What a classic example of groupthink in the national media. Immediately after the debate I thought Kerry turned in a subpar performance on substance, but was still a bit better than Bush. The pundits apparently agreed that Kerry had edged out Bush.
But by the end of the night, buttressed by flash polls and more confident spin from the Kerry camp, pundits — even those on Faux News — were almost uniformly trumpeting a decisive Kerry victory. By the next morning, as the coverage snowballed, you’d have thought it was “Lincoln and Douglas vs. Elmer Fudd,” as Charlie Cook put it.
Dean says taking my advice would have backfired on Kerry. That by being more aggressive, he would have looked like a nut and turned off the liberals who already want us to be nicer to the U.N. and pull out of Iraq.
I disagree with that completely.
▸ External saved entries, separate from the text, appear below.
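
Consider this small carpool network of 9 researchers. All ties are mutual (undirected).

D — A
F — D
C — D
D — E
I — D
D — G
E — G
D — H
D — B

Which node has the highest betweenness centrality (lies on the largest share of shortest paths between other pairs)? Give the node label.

D

Unnormalized betweenness of each node: A:0, B:0, C:0, D:27, E:0, F:0, G:0, H:0, I:0.
D has the largest value, 27, making it the main broker — the node through which the most shortest paths run.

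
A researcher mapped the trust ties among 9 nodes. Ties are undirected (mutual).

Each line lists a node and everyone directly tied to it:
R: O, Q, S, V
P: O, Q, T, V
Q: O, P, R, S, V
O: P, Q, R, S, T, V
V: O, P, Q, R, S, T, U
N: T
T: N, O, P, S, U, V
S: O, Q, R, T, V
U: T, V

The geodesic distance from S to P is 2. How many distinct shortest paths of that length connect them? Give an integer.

4

The shortest distance is 2. The length-2 paths are: S–O–P; S–Q–P; S–T–P; S–V–P.
That gives 4 distinct shortest paths.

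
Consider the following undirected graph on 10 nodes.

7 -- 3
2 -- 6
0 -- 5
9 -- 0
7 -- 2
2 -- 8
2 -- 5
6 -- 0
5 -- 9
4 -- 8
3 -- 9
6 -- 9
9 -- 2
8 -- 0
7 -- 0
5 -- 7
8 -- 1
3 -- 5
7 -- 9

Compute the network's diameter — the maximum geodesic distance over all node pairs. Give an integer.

4

Eccentricity of each node (its greatest distance to any other): 0:2, 1:4, 2:2, 3:4, 4:4, 5:3, 6:3, 7:3, 8:3, 9:3.
The maximum eccentricity is 4, realized for instance by the pair 3–4 via 3 – 9 – 2 – 8 – 4. So the diameter is 4.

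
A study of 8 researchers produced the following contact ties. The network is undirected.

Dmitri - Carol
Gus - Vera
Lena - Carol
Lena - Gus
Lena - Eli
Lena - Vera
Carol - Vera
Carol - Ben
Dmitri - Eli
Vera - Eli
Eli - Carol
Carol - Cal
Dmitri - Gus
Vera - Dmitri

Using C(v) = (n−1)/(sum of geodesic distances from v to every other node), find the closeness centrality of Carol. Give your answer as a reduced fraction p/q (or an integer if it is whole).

Distances from Carol: Ben:1, Cal:1, Dmitri:1, Eli:1, Gus:2, Lena:1, Vera:1. Sum = 8.
n = 8, so closeness = 7/8.

7/8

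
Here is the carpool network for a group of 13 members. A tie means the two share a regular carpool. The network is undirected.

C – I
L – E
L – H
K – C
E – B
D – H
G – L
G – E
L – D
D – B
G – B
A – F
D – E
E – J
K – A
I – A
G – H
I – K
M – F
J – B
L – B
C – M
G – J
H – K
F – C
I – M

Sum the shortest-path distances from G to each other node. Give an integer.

Distances from G: A:3, B:1, C:3, D:2, E:1, F:4, H:1, I:3, J:1, K:2, L:1, M:4.
Sum = 3 + 1 + 3 + 2 + 1 + 4 + 1 + 3 + 1 + 2 + 1 + 4 = 26.

26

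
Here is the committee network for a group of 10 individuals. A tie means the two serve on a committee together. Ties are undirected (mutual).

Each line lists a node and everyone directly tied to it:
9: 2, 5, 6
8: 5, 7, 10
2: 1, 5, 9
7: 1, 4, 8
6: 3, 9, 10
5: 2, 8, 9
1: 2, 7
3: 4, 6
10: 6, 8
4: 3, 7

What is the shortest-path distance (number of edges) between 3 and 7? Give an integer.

One shortest route is 3 – 4 – 7, which uses 2 edges, and 3 and 7 are not directly tied, so nothing shorter exists. So d(3,7) = 2.

2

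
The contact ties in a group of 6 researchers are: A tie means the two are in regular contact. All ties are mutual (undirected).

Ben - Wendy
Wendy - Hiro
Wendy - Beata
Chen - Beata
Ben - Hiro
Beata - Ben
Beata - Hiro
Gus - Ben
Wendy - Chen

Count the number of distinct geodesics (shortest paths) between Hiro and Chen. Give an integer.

2

The shortest distance is 2. The length-2 paths are: Hiro–Wendy–Chen; Hiro–Beata–Chen.
That gives 2 distinct shortest paths.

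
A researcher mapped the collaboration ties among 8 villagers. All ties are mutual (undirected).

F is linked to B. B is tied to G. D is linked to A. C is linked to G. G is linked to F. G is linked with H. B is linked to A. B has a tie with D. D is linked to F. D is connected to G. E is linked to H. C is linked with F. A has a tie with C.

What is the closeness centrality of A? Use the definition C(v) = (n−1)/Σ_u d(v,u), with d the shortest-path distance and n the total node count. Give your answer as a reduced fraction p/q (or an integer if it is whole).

Distances from A: B:1, C:1, D:1, E:4, F:2, G:2, H:3. Sum = 14.
n = 8, so closeness = 7/14 = 1/2.

1/2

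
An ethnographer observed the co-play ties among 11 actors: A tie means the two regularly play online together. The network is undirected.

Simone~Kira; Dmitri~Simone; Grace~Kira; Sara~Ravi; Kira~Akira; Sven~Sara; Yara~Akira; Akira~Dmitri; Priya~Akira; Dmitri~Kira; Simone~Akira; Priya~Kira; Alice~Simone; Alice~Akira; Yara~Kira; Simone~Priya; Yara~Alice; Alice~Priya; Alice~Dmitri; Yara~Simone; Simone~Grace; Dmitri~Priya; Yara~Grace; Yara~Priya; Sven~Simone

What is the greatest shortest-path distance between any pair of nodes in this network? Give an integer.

Eccentricity of each node (its greatest distance to any other): Akira:4, Alice:4, Dmitri:4, Grace:4, Kira:4, Priya:4, Ravi:4, Sara:3, Simone:3, Sven:2, Yara:4.
The maximum eccentricity is 4, realized for instance by the pair Ravi–Dmitri via Ravi – Sara – Sven – Simone – Dmitri. So the diameter is 4.

4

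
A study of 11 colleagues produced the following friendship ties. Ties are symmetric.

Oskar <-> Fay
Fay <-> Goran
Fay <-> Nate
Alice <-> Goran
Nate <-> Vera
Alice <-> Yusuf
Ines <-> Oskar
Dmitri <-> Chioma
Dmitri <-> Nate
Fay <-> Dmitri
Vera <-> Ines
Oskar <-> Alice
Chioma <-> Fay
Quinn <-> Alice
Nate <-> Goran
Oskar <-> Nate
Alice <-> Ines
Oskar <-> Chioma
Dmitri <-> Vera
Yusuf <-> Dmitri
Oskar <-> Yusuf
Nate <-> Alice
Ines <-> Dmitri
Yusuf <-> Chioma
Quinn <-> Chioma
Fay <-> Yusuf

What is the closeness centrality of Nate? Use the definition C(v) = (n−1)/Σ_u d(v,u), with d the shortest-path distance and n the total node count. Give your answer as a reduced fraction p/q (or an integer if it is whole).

5/7

Distances from Nate: Alice:1, Chioma:2, Dmitri:1, Fay:1, Goran:1, Ines:2, Oskar:1, Quinn:2, Vera:1, Yusuf:2. Sum = 14.
n = 11, so closeness = 10/14 = 5/7.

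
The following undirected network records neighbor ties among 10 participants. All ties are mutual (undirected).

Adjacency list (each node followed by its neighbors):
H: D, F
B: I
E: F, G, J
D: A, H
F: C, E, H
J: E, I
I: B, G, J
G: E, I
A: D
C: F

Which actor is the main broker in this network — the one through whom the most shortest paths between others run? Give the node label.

Unnormalized betweenness of each node: A:0, B:0, C:0, D:8, E:41/2, F:23, G:6, H:14, I:17/2, J:6.
F has the largest value, 23, making it the main broker — the node through which the most shortest paths run.

F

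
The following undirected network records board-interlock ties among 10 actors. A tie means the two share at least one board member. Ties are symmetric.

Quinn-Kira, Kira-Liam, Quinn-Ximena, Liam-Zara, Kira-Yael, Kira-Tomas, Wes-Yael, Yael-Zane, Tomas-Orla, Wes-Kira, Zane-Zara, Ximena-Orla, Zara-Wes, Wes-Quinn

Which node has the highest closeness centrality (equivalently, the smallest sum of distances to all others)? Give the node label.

Farness (sum of distances to all others) for each node — Kira:13, Liam:18, Orla:23, Quinn:16, Tomas:18, Wes:15, Ximena:21, Yael:17, Zane:22, Zara:19.
The smallest farness is 13, for Kira, so Kira has the highest closeness.

Kira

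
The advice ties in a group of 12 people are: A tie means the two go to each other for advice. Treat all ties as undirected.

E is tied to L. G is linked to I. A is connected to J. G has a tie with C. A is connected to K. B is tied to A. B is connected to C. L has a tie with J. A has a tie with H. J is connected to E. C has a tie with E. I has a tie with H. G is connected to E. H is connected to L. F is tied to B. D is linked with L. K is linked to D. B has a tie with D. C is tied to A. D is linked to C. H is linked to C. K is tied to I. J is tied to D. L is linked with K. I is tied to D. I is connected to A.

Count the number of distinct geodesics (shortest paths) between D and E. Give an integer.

The shortest distance is 2. The length-2 paths are: D–J–E; D–C–E; D–L–E.
That gives 3 distinct shortest paths.

3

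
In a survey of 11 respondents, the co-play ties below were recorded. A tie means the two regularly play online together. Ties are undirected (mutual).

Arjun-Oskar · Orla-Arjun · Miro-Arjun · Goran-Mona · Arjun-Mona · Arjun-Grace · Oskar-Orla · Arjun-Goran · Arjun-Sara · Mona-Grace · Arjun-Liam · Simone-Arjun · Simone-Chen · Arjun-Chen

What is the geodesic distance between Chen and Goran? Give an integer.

2

One shortest route is Chen – Arjun – Goran, which uses 2 edges, and Chen and Goran are not directly tied, so nothing shorter exists. So d(Chen,Goran) = 2.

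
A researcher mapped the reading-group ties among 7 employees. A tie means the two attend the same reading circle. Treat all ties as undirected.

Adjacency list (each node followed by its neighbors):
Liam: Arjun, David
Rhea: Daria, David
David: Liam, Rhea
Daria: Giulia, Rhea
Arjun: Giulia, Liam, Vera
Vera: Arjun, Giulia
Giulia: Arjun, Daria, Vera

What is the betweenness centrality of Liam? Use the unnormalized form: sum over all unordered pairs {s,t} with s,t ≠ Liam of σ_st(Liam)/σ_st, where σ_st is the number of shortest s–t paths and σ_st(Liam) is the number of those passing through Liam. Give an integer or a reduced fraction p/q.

Pairs whose geodesics pass through Liam — David–Giulia: 1/2; David–Vera: 1; David–Arjun: 1; Rhea–Arjun: 1/2.
All other pairs contribute 0.
Summing the contributions gives betweenness(Liam) = 3.

3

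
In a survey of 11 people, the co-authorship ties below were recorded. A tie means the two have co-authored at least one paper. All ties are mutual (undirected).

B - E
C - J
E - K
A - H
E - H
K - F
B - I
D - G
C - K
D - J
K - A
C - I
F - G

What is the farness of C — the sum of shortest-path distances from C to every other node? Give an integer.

19

Distances from C: A:2, B:2, D:2, E:2, F:2, G:3, H:3, I:1, J:1, K:1.
Sum = 2 + 2 + 2 + 2 + 2 + 3 + 3 + 1 + 1 + 1 = 19.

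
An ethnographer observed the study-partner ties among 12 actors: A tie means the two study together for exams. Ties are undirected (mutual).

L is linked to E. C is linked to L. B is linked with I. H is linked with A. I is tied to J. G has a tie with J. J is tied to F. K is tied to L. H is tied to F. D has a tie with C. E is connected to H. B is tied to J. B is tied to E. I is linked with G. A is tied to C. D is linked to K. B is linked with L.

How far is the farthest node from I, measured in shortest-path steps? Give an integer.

4

Distances from I: A:4, B:1, C:3, D:4, E:2, F:2, G:1, H:3, J:1, K:3, L:2.
The largest is 4 (to A and D), so the eccentricity of I is 4.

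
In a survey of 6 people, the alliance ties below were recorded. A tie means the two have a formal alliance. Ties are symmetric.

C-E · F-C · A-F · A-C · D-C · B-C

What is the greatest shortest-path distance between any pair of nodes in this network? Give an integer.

2

Eccentricity of each node (its greatest distance to any other): A:2, B:2, C:1, D:2, E:2, F:2.
The maximum eccentricity is 2, realized for instance by the pair E–A via E – C – A. So the diameter is 2.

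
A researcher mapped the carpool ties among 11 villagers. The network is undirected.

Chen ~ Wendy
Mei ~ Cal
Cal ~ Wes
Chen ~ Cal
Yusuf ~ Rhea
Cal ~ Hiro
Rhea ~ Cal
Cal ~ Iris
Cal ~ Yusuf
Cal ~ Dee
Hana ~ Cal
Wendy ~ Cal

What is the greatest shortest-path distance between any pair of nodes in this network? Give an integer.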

Look closer at the Gallup numbers (as Dean is now doing). Sure, Kerry “looked more presidential” than Bush, but he made little headway in changing voters’ fundamental assumptions about him. Namely, that he’s a flip-flopper who changes positions often, is less trustworthy than Bush and weaker on Iraq, terrorism and national security. By a 17-point margin, voters preferred Bush as the man “tough enough” for the job.
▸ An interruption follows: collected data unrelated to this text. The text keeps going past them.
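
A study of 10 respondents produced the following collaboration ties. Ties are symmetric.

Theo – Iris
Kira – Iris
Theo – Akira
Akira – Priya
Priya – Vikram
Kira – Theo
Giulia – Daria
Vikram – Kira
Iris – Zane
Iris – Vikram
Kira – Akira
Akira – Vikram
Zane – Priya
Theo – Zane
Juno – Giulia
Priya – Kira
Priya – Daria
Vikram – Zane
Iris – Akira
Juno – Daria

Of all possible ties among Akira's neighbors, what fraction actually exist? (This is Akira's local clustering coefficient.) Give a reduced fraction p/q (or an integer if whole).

Akira's neighbors: Iris, Kira, Priya, Theo, and Vikram (k = 5).
Possible neighbor pairs: C(5,2) = 10. Edges among them: Iris–Kira, Iris–Theo, Iris–Vikram, Kira–Priya, Kira–Theo, Kira–Vikram, Priya–Vikram → e = 7.
Clustering(Akira) = 7/10.

7/10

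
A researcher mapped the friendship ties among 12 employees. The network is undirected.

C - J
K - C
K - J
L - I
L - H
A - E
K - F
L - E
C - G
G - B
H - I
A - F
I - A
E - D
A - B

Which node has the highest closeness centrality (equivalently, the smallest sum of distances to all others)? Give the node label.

Farness (sum of distances to all others) for each node — A:20, B:25, C:33, D:35, E:25, F:24, G:29, H:33, I:26, J:35, K:28, L:31.
The smallest farness is 20, for A, so A has the highest closeness.

A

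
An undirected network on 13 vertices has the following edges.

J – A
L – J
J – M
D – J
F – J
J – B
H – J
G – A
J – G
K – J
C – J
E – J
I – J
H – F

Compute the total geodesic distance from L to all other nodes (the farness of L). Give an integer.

Distances from L: A:2, B:2, C:2, D:2, E:2, F:2, G:2, H:2, I:2, J:1, K:2, M:2.
Sum = 2 + 2 + 2 + 2 + 2 + 2 + 2 + 2 + 2 + 1 + 2 + 2 = 23.

23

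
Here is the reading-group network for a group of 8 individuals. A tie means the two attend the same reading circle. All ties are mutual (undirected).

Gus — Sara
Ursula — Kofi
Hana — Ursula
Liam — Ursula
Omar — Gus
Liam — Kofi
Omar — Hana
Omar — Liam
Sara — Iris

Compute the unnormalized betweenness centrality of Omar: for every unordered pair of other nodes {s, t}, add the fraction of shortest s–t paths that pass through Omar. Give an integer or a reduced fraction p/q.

25/2

Pairs whose geodesics pass through Omar — Iris–Hana: 1; Iris–Kofi: 1; Iris–Liam: 1; Iris–Ursula: 2/2; Hana–Sara: 1; Hana–Gus: 1; Hana–Liam: 1/2; Kofi–Sara: 1; Kofi–Gus: 1; Sara–Liam: 1; Sara–Ursula: 2/2; Gus–Liam: 1; Gus–Ursula: 2/2.
All other pairs contribute 0.
Summing the contributions gives betweenness(Omar) = 25/2.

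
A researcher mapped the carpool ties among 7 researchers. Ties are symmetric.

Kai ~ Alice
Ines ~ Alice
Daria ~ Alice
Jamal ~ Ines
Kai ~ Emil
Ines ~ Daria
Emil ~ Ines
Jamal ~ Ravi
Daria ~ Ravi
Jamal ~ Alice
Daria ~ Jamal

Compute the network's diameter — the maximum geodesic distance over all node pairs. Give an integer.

3

Eccentricity of each node (its greatest distance to any other): Alice:2, Daria:2, Emil:3, Ines:2, Jamal:2, Kai:3, Ravi:3.
The maximum eccentricity is 3, realized for instance by the pair Emil–Ravi via Emil – Ines – Jamal – Ravi. So the diameter is 3.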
Kerry would have done better to follow my advice. Maintain the same posture, which worked. Talk about the need for allies, which worked. But cut out the references to a “summit” and instead offer some real meat on Iraq. Tell them you’d ask NATO to secure the border areas, and then you’d deal once and for all with murderers like Muqtada al Sadr and Zarqawi, and then you’d break up the terorrist mini-states that had formed in places like Fallujah, so we could finish our work and get the hell out of there.
Yes, liberals badly want to make the point that Bush was wrong to go into Iraq. But at the same time, they don’t want to see us just pull up stakes and leave Iraq in a state of civil war or islamist theocracy. Hell, only the Kucinich/Nader crowd wants us out tomorrow, and there are just as many conservatives who’d also just as well see us declare victory and leave, whether Iraq was at peace or not.
So it’s possible to press the case that invading Iraq was a collossal error in judgement, but that now we’ve got to win there to get back on track in the war against al Qaeda, and that we must do so in such a way that’s tough on the terrorists but respectful of our allies. John Kerry didn’t do that, and that’s why, spinning aside, the American people still doubt him today.